En Dieu, la sainteté et l’amour sont inséparables. Pôles de la vie divine, force intensive et force expansive, l’une est le respect qu’il a pour sa propre perfection morale ; l’autre en est le rayonnement. C’est parce qu’il est saint qu’il ordonne aux hommes de l’aimer de toute leur âme ; or, un Dieu qui aspire par-dessus tout à être aimé est nécessairement un Dieu qui aime : autrement, il n’attacherait aucun prix à l’amour. Aussi la notion du Dieu d’amour n’est-elle pas étrangère aux écrivains de l’Ancien Testament, bien que voilée encore de quelques nuages :
Comme un père est ému de compassion envers ses enfants, ainsi Jéhova est ému de compassion envers ceux qui le craignent. (Psaumes 103) Je réparerai leur infidélité ; je les aimerai d’un amour sincère. (Osée 14.4) Je t’ai aimé d’un amour éternel ; c’est pourquoi je te conserverai ma bonté. (Jérémie 31.3)
Il n’en demeure pas moins que « la grâce de Dieu, salutaire à tous les hommes, » a été manifestée par Jésus-Christ. C’est lui qui a enseigné aux enfants d’Adam cette oraison d’une si auguste familiarité : « Notre Père qui es aux cieux ! » lui qui a prononcé cette parole où se résume tout l’Evangile : « Dieu a tant aimé le monde qu’il a donné son Fils unique afin que quiconque croit en lui ne périsse point, mais qu’il ait la vie éternelle. » (Jean 3.16) Le christianisme nous présente la Divinité dans l’harmonie de ses adorables perfections. Ce n’est plus seulement son unité métaphysique et sa suprême grandeur, mais sa miséricorde universelle et son infinie tendresse, en un mot son cœur de Père. Et quand Jésus ajoutait : « Nul ne vient au Père que par moi, » il donnait à la charité divine son accent distinctif en empêchant qu’on ne la confondît avec l’indulgence et le laisser-faire ; il rappelait que la bonté de Dieu n’est pas de la faiblesse morale, une sensibilité tout humaine, mais qu’elle a autant de répulsion pour le mal que d’affection pour le pécheur, puisqu’elle ne déploie ses effets qu’en faveur de ceux qui s’attachent à Jésus-Christ, le Saint et le Juste, comme à « Dieu manifesté en chair, » s’abaissant jusqu’à l’homme pour l’élever jusqu’à lui. Nous n’avons pas à formuler le grand fait de l’incarnation : laissons ce soin à la dogmatique ! « Cela est, ou cela n’est pas : c’est tout ce que je puis dire ; mais, si cela est, il faut se taire et adorer. » (Vinet.)
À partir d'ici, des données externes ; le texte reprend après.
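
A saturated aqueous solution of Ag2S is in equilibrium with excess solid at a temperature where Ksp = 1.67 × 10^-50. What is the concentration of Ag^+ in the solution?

[Ag^+] ≈ 3.22 × 10^-17 M

Ag2S(s) <=> 2 Ag^+ + S^2-
Ksp = [Ag^+]^2[S^2-]
For each mole of Ag2S that dissolves: [Ag^+] = 2s, [S^2-] = s.
Substituting: Ksp = (2s)^2s = 4s^3
s^3 = 1.67 × 10^-50 / 4, so s = 1.610 × 10^-17 M
[Ag^+] = 2s = 3.22 × 10^-17 M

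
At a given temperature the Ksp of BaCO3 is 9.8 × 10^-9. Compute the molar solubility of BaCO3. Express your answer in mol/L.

BaCO3(s) ⇌ Ba^2+ + CO3^2-
Ksp = [Ba^2+][CO3^2-]
Let s = molar solubility. Then [Ba^2+] = s and [CO3^2-] = s.
Ksp = (s)(s) = s^2
s = √(9.8 × 10^-9) = 9.9 × 10^-5 M

9.9 × 10^-5 M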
Un des principaux docteurs de l’hétérodoxie moderne, l’Américain Channing, était frappé comme malgré lui de la beauté de cette doctrine à laquelle pourtant il ne croyait pas :
« La doctrine du Verbe fait chair, écrivait-il à la fin de sa vie, nous montre Dieu s’unissant intimement à notre nature et se révélant sous la forme humaine pour nous faire participer à sa propre perfection. »
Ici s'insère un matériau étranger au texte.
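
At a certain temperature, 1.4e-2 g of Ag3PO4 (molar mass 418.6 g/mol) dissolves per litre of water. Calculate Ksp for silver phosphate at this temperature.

3.4 × 10^-17

Molar solubility s = (1.4 × 10^-2 g/L) / (418.6 g/mol) = 3.34 × 10^-5 M.
Ag3PO4(s) ⇌ 3 Ag^+ + PO4^3-
Let s = molar solubility. Then [Ag^+] = 3s and [PO4^3-] = s.
Ksp = [Ag^+]^3[PO4^3-]
So Ksp = (3s)^3 × s = 27s^4
Ksp = 27 × (3.34 × 10^-5)^4 = 3.4 x 10^-17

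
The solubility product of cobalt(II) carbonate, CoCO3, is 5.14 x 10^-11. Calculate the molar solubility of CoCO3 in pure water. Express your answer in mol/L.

s ≈ 7.17 × 10^-6 M

CoCO3(s) <=> Co^2+ + CO3^2-
Ksp = [Co^2+][CO3^2-]
For each mole of CoCO3 that dissolves: [Co^2+] = s, [CO3^2-] = s.
Ksp = s × s = s^2
s = (5.14 x 10^-11)^(1/2) = 7.17 x 10^-6 M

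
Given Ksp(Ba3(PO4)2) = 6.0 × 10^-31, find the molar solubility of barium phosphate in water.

Ba3(PO4)2(s) <=> 3 Ba^2+ + 2 PO4^3-
Ksp = [Ba^2+]^3[PO4^3-]^2
If s mol/L of Ba3(PO4)2 dissolves, [Ba^2+] = 3s and [PO4^3-] = 2s.
Ksp = (3s)^3(2s)^2 = 108s^5
s = (6.0 × 10^-31 / 108)^(1/5) = 3.5 × 10^-7 M

s = 3.5 x 10^-7 M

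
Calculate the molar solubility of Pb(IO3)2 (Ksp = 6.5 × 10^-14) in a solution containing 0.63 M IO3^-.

1.6 x 10^-13 M

Pb(IO3)2(s) ⇌ Pb^2+(aq) + 2 IO3^-(aq)
Ksp = [Pb^2+][IO3^-]^2
Let s = moles of Pb(IO3)2 that dissolve per litre. [Pb^2+] = s, [IO3^-] = 0.63 + 2s ≈ 0.63 (common-ion effect: IO3^- is already 0.63 M).
Ksp ≈ s × (0.63)^2
s = 1.6 × 10^-13 M
Check: 2s = 3.3 × 10^-13 ≪ 0.63, so the approximation is valid.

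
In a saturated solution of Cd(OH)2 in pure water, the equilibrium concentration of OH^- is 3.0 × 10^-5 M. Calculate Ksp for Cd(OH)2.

Ksp = 1.4e-14

Cd(OH)2(s) ⇌ Cd^2+ + 2 OH^-
Stoichiometry gives [Cd^2+] = (1/2)[OH^-] = 1.50 x 10^-5 M.
Ksp = [Cd^2+][OH^-]^2
Ksp = 1.50 × 10^-5 × (3.0 × 10^-5)^2 = 1.4 × 10^-14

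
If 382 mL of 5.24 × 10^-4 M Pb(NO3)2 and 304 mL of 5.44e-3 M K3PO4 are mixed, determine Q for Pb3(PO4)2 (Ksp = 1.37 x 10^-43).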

Dieu est amour, concluait saint Jean. On ne saurait aller plus haut : le sentiment religieux a trouvé son véritable objet, le Dieu que réclame la conscience et que souhaite le cœur ; le Dieu vivant qu’il faut à l’âme humaine et qui la remplirait de joie et de félicité si elle parvenait jamais à réaliser son union avec lui, mais en l’absence duquel elle souffrira toujours d’un inconsolable veuvage.